Goldsmith expressed, “It’s both encouraging and somewhat surprising that we were able to achieve such impressive results with this compression method.” She noted that the emphasis on leveraging the weight matrix rather than merely using standard compression techniques for the bits representing that matrix led to superior outcomes.
Using an LLM compressed in this manner is ideal for scenarios where top-level precision is not mandatory. Additionally, being able to fine-tune compressed LLMs on personal devices such as smartphones or laptops boosts privacy since organizations and individuals can customize models without sending sensitive data to third-party services. This helps reduce the risk of data breaches or unauthorized access to confidential information throughout the training process. However, to facilitate this, LLMs must be adequately compressed to function on consumer-grade GPUs.
Saha cautioned that running LLMs on personal devices can consume significant memory for a duration. “If you’re using an LLM and your phone runs out of battery within an hour, that’s frustrating,” he remarked. He added that low-precision computation can aid in lowering energy consumption, but noted that no single method can resolve all issues. “What we propose is one technique that can work in conjunction with previously suggested methods, ultimately allowing for more efficient LLM use on mobile devices and enhancing accuracy in results.”

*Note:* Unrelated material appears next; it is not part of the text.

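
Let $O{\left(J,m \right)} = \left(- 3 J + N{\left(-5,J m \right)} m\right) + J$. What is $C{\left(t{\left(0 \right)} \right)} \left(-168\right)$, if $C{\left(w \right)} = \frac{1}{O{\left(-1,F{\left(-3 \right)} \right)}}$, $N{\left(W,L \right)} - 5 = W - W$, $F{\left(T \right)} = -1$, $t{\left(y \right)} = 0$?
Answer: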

The paper titled “Compressing Large Language Models using Low Rank and Low Precision Decomposition” is set to be presented at the Conference on Neural Information Processing Systems (NeurIPS) in December 2024. In addition to Goldsmith, Saha, and Pilanci, the coauthors include Stanford Engineering researchers Naomi Sagan and Varun Srivastava. This research was partially funded by the U.S. National Science Foundation, the U.S. Army Research Office, and the Office of Naval Research.